Electronic structure–activity relationships of adenine-based istradefylline derivatives investigated by DFT, topological analysis, and exploratory neuronal excitability modeling
摘要
Although adenosine A2A receptor (A2AR) antagonists offer a non-dopaminergic therapeutic strategy for neurological disorders, the electronic factors governing their activity and photostability remain insufficiently understood. In this study, the electronic structure–activity relationships of istradefylline and selected adenosine derivatives were systematically investigated using an integrated quantum chemical approach. Frontier molecular orbitals (FMOs), global reactivity descriptors, excitation properties, and electrostatic distributions were analyzed through density functional theory (DFT) and time-dependent DFT (TD-DFT) calculations, supported by Natural Bond Orbital (NBO), Natural Population Analysis (NPA), and wavefunction-based topological analyses (MEP, RDG/NCI, ELF, and LOL). The results indicate that istradefylline exhibits a balanced electronic profile (ΔE = 3.53 eV), characterized by moderate donor–acceptor interactions and extended π-delocalization.

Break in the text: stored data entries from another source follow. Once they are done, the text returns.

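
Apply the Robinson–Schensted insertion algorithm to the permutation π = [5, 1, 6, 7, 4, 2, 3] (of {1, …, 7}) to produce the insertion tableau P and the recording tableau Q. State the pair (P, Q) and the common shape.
P = [1, 2, 3] / [4, 6, 7] / [5];  Q = [1, 3, 4] / [2, 5, 7] / [6];  common shape = (3, 3, 1)

Row-insert the values π_1, π_2, … into P one at a time, bumping the leftmost entry strictly greater than the inserted value down to the next row. The recording tableau Q records, in position (i, j), the step at which that cell was added to P.
  Insert 5 (step 1): P = [5];  Q = [1]
  Insert 1 (step 2): P = [1] / [5];  Q = [1] / [2]
  Insert 6 (step 3): P = [1, 6] / [5];  Q = [1, 3] / [2]
  Insert 7 (step 4): P = [1, 6, 7] / [5];  Q = [1, 3, 4] / [2]
  Insert 4 (step 5): P = [1, 4, 7] / [5, 6];  Q = [1, 3, 4] / [2, 5]
  Insert 2 (step 6): P = [1, 2, 7] / [4, 6] / [5];  Q = [1, 3, 4] / [2, 5] / [6]
  Insert 3 (step 7): P = [1, 2, 3] / [4, 6, 7] / [5];  Q = [1, 3, 4] / [2, 5, 7] / [6]
Final shape: (3, 3, 1).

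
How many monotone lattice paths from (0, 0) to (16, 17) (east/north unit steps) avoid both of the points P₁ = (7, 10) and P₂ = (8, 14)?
Number of paths = 907600540

Inclusion–exclusion. Total paths: C(33, 16) = 1166803110. Through P₁: C(17, 7)·C(16, 9) = 222485120. Through P₂: C(22, 8)·C(11, 8) = 52762050. Since P₁ is strictly southwest of P₂, a monotone path through both must visit P₁ then P₂; paths through both = C(17, 7)·C(5, 1)·C(11, 8) = 16044600. Avoid both = 1166803110 − 222485120 − 52762050 + 16044600 = 907600540.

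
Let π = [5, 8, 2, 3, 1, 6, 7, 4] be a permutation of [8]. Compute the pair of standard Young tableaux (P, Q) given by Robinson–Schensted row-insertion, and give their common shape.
P = [1, 3, 4, 7] / [2, 6] / [5, 8];  Q = [1, 2, 6, 7] / [3, 4] / [5, 8];  common shape = (4, 2, 2)

Row-insert the values π_1, π_2, … into P one at a time, bumping the leftmost entry strictly greater than the inserted value down to the next row. The recording tableau Q records, in position (i, j), the step at which that cell was added to P.
  Insert 5 (step 1): P = [5];  Q = [1]
  Insert 8 (step 2): P = [5, 8];  Q = [1, 2]
  Insert 2 (step 3): P = [2, 8] / [5];  Q = [1, 2] / [3]
  Insert 3 (step 4): P = [2, 3] / [5, 8];  Q = [1, 2] / [3, 4]
  Insert 1 (step 5): P = [1, 3] / [2, 8] / [5];  Q = [1, 2] / [3, 4] / [5]
  Insert 6 (step 6): P = [1, 3, 6] / [2, 8] / [5];  Q = [1, 2, 6] / [3, 4] / [5]
  Insert 7 (step 7): P = [1, 3, 6, 7] / [2, 8] / [5];  Q = [1, 2, 6, 7] / [3, 4] / [5]
  Insert 4 (step 8): P = [1, 3, 4, 7] / [2, 6] / [5, 8];  Q = [1, 2, 6, 7] / [3, 4] / [5, 8]
Final shape: (4, 2, 2).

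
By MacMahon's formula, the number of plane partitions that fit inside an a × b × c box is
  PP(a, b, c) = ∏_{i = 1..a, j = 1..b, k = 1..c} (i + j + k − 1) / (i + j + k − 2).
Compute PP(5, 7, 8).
PP(5, 7, 8) = 201299981193168

Evaluate the triple product over i = 1..5, j = 1..7, k = 1..8. The factors are (2/1) · (3/2) · (4/3) · (5/4) · (6/5) · (7/6) · (8/7) · (9/8) · … (280 factors total). The numerators and denominators telescope so the product is an integer; carrying out the multiplication exactly gives PP(5, 7, 8) = 201299981193168.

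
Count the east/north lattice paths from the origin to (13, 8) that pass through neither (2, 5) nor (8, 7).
Number of paths = 160764

Inclusion–exclusion. Total paths: C(21, 13) = 203490. Through P₁: C(7, 2)·C(14, 11) = 7644. Through P₂: C(15, 8)·C(6, 5) = 38610. Since P₁ is strictly southwest of P₂, a monotone path through both must visit P₁ then P₂; paths through both = C(7, 2)·C(8, 6)·C(6, 5) = 3528. Avoid both = 203490 − 7644 − 38610 + 3528 = 160764.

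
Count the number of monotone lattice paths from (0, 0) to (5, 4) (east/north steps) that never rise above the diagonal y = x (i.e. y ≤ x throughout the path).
Number of paths = 42

By the reflection principle (André's argument), the number of monotone paths to (5, 4) with n ≤ m that never go above y = x is C(9, 5) − C(9, 6) = 126 − 84 = 42.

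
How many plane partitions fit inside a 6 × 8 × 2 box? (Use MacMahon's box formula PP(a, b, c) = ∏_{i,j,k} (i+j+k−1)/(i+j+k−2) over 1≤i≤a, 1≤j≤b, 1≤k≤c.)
PP(6, 8, 2) = 2147145

Evaluate the triple product over i = 1..6, j = 1..8, k = 1..2. The factors are (2/1) · (3/2) · (3/2) · (4/3) · (4/3) · (5/4) · (5/4) · (6/5) · … (96 factors total). The numerators and denominators telescope so the product is an integer; carrying out the multiplication exactly gives PP(6, 8, 2) = 2147145.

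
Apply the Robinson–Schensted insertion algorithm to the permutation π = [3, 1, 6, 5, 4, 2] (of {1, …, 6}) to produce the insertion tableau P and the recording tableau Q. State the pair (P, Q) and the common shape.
P = [1, 2] / [3, 4] / [5] / [6];  Q = [1, 3] / [2, 4] / [5] / [6];  common shape = (2, 2, 1, 1)

Row-insert the values π_1, π_2, … into P one at a time, bumping the leftmost entry strictly greater than the inserted value down to the next row. The recording tableau Q records, in position (i, j), the step at which that cell was added to P.
  Insert 3 (step 1): P = [3];  Q = [1]
  Insert 1 (step 2): P = [1] / [3];  Q = [1] / [2]
  Insert 6 (step 3): P = [1, 6] / [3];  Q = [1, 3] / [2]
  Insert 5 (step 4): P = [1, 5] / [3, 6];  Q = [1, 3] / [2, 4]
  Insert 4 (step 5): P = [1, 4] / [3, 5] / [6];  Q = [1, 3] / [2, 4] / [5]
  Insert 2 (step 6): P = [1, 2] / [3, 4] / [5] / [6];  Q = [1, 3] / [2, 4] / [5] / [6]
Final shape: (2, 2, 1, 1).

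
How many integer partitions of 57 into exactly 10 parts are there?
p(57, 10 parts) = 43214

Partitions of n into exactly k parts are in bijection with partitions of n − k into at most k parts (subtract 1 from each part). So p(57, exactly 10) = p(47, parts ≤ 10). Computing via the recurrence p(m, j) = p(m, j−1) + p(m−j, j) gives 43214.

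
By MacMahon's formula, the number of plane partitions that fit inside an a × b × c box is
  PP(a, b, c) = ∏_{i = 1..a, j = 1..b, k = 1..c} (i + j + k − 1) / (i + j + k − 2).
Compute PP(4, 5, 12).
PP(4, 5, 12) = 1354627767168

Evaluate the triple product over i = 1..4, j = 1..5, k = 1..12. The factors are (2/1) · (3/2) · (4/3) · (5/4) · (6/5) · (7/6) · (8/7) · (9/8) · … (240 factors total). The numerators and denominators telescope so the product is an integer; carrying out the multiplication exactly gives PP(4, 5, 12) = 1354627767168.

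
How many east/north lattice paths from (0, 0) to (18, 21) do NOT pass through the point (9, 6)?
Number of paths = 55815086470

Total paths from (0, 0) to (18, 21): C(39, 18) = 62359143990. Paths through (9, 6): (paths (0, 0) → (9, 6)) × (paths (9, 6) → (18, 21)) = C(15, 9) · C(24, 9) = 5005 · 1307504 = 6544057520. Avoidance count = 62359143990 − 6544057520 = 55815086470.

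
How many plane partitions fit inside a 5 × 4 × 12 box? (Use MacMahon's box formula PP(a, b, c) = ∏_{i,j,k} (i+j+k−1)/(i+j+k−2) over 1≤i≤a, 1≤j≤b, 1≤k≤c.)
PP(5, 4, 12) = 1354627767168

Evaluate the triple product over i = 1..5, j = 1..4, k = 1..12. The factors are (2/1) · (3/2) · (4/3) · (5/4) · (6/5) · (7/6) · (8/7) · (9/8) · … (240 factors total). The numerators and denominators telescope so the product is an integer; carrying out the multiplication exactly gives PP(5, 4, 12) = 1354627767168.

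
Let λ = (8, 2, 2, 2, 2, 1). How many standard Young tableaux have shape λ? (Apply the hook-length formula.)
# SYT of shape (8, 2, 2, 2, 2, 1) = 399840

Hook-length formula: f^λ = n! / Π hook(c), product over all cells c of the Young diagram. For λ = (8, 2, 2, 2, 2, 1), n = 17 boxes. Hook lengths by row (left-to-right, top-to-bottom): [13, 11, 6, 5, 4, 3, 2, 1]; [6, 4]; [5, 3]; [4, 2]; [3, 1]; [1]. Product of hooks = 889574400. So f^λ = 17! / 889574400 = 355687428096000 / 889574400 = 399840.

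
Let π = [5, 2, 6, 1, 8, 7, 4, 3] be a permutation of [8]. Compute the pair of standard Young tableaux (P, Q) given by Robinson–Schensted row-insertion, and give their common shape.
P = [1, 3, 7] / [2, 4] / [5, 6] / [8];  Q = [1, 3, 5] / [2, 6] / [4, 7] / [8];  common shape = (3, 2, 2, 1)

Row-insert the values π_1, π_2, … into P one at a time, bumping the leftmost entry strictly greater than the inserted value down to the next row. The recording tableau Q records, in position (i, j), the step at which that cell was added to P.
  Insert 5 (step 1): P = [5];  Q = [1]
  Insert 2 (step 2): P = [2] / [5];  Q = [1] / [2]
  Insert 6 (step 3): P = [2, 6] / [5];  Q = [1, 3] / [2]
  Insert 1 (step 4): P = [1, 6] / [2] / [5];  Q = [1, 3] / [2] / [4]
  Insert 8 (step 5): P = [1, 6, 8] / [2] / [5];  Q = [1, 3, 5] / [2] / [4]
  Insert 7 (step 6): P = [1, 6, 7] / [2, 8] / [5];  Q = [1, 3, 5] / [2, 6] / [4]
  Insert 4 (step 7): P = [1, 4, 7] / [2, 6] / [5, 8];  Q = [1, 3, 5] / [2, 6] / [4, 7]
  Insert 3 (step 8): P = [1, 3, 7] / [2, 4] / [5, 6] / [8];  Q = [1, 3, 5] / [2, 6] / [4, 7] / [8]
Final shape: (3, 2, 2, 1).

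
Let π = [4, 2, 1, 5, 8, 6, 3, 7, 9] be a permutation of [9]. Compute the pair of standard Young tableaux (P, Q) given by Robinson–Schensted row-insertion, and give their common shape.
P = [1, 3, 6, 7, 9] / [2, 5] / [4, 8];  Q = [1, 4, 5, 8, 9] / [2, 6] / [3, 7];  common shape = (5, 2, 2)

Row-insert the values π_1, π_2, … into P one at a time, bumping the leftmost entry strictly greater than the inserted value down to the next row. The recording tableau Q records, in position (i, j), the step at which that cell was added to P.
  Insert 4 (step 1): P = [4];  Q = [1]
  Insert 2 (step 2): P = [2] / [4];  Q = [1] / [2]
  Insert 1 (step 3): P = [1] / [2] / [4];  Q = [1] / [2] / [3]
  Insert 5 (step 4): P = [1, 5] / [2] / [4];  Q = [1, 4] / [2] / [3]
  Insert 8 (step 5): P = [1, 5, 8] / [2] / [4];  Q = [1, 4, 5] / [2] / [3]
  Insert 6 (step 6): P = [1, 5, 6] / [2, 8] / [4];  Q = [1, 4, 5] / [2, 6] / [3]
  Insert 3 (step 7): P = [1, 3, 6] / [2, 5] / [4, 8];  Q = [1, 4, 5] / [2, 6] / [3, 7]
  Insert 7 (step 8): P = [1, 3, 6, 7] / [2, 5] / [4, 8];  Q = [1, 4, 5, 8] / [2, 6] / [3, 7]
  Insert 9 (step 9): P = [1, 3, 6, 7, 9] / [2, 5] / [4, 8];  Q = [1, 4, 5, 8, 9] / [2, 6] / [3, 7]
Final shape: (5, 2, 2).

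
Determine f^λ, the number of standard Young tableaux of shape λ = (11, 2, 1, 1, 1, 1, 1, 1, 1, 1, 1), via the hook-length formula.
# SYT of shape (11, 2, 1, 1, 1, 1, 1, 1, 1, 1, 1) = 3359200

Hook-length formula: f^λ = n! / Π hook(c), product over all cells c of the Young diagram. For λ = (11, 2, 1, 1, 1, 1, 1, 1, 1, 1, 1), n = 22 boxes. Hook lengths by row (left-to-right, top-to-bottom): [21, 11, 9, 8, 7, 6, 5, 4, 3, 2, 1]; [11, 1]; [9]; [8]; [7]; [6]; [5]; [4]; [3]; [2]; [1]. Product of hooks = 334603693670400. So f^λ = 22! / 334603693670400 = 1124000727777607680000 / 334603693670400 = 3359200.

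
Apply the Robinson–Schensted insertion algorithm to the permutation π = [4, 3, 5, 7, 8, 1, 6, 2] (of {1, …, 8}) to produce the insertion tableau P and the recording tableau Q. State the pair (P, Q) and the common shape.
P = [1, 2, 6, 8] / [3, 5] / [4, 7];  Q = [1, 3, 4, 5] / [2, 7] / [6, 8];  common shape = (4, 2, 2)

Row-insert the values π_1, π_2, … into P one at a time, bumping the leftmost entry strictly greater than the inserted value down to the next row. The recording tableau Q records, in position (i, j), the step at which that cell was added to P.
  Insert 4 (step 1): P = [4];  Q = [1]
  Insert 3 (step 2): P = [3] / [4];  Q = [1] / [2]
  Insert 5 (step 3): P = [3, 5] / [4];  Q = [1, 3] / [2]
  Insert 7 (step 4): P = [3, 5, 7] / [4];  Q = [1, 3, 4] / [2]
  Insert 8 (step 5): P = [3, 5, 7, 8] / [4];  Q = [1, 3, 4, 5] / [2]
  Insert 1 (step 6): P = [1, 5, 7, 8] / [3] / [4];  Q = [1, 3, 4, 5] / [2] / [6]
  Insert 6 (step 7): P = [1, 5, 6, 8] / [3, 7] / [4];  Q = [1, 3, 4, 5] / [2, 7] / [6]
  Insert 2 (step 8): P = [1, 2, 6, 8] / [3, 5] / [4, 7];  Q = [1, 3, 4, 5] / [2, 7] / [6, 8]
Final shape: (4, 2, 2).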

Among the derivatives, II–2–4 demonstrates enhanced electronic flexibility and charge-transfer capacity with the lowest energy gap (3.48 eV) and highest softness, whereas II–1–1 shows reduced reactivity associated with higher hardness and localized orbitals. In contrast, II–2–2 displays a reactivity–stability balance comparable to the reference compound. NBO analysis reveals that lone pair → π* and π → π* interactions dominate molecular stabilization, while MEP and NCI results identify carbonyl oxygens and purine nitrogens as key interaction sites. Structural modification of the exocyclic C=C bond into a rigid purine framework may contribute to improved photostability by limiting conformational flexibility, although this hypothesis requires further experimental validation. Furthermore, an exploratory descriptor-based multi-scale modeling approach is proposed to conceptually map global and local electronic properties—chemical softness, polarizability, dipole moment, and electrostatic potential—onto simulated neuronal excitability; this mapping should be interpreted as a conceptual framework rather than a demonstration of biological or pharmacological activity. These findings suggest the potential importance of a balanced interplay between global and local electronic properties in understanding activity-related trends in A2AR antagonists, while acknowledging that the present computational results require further experimental and receptor-level validation.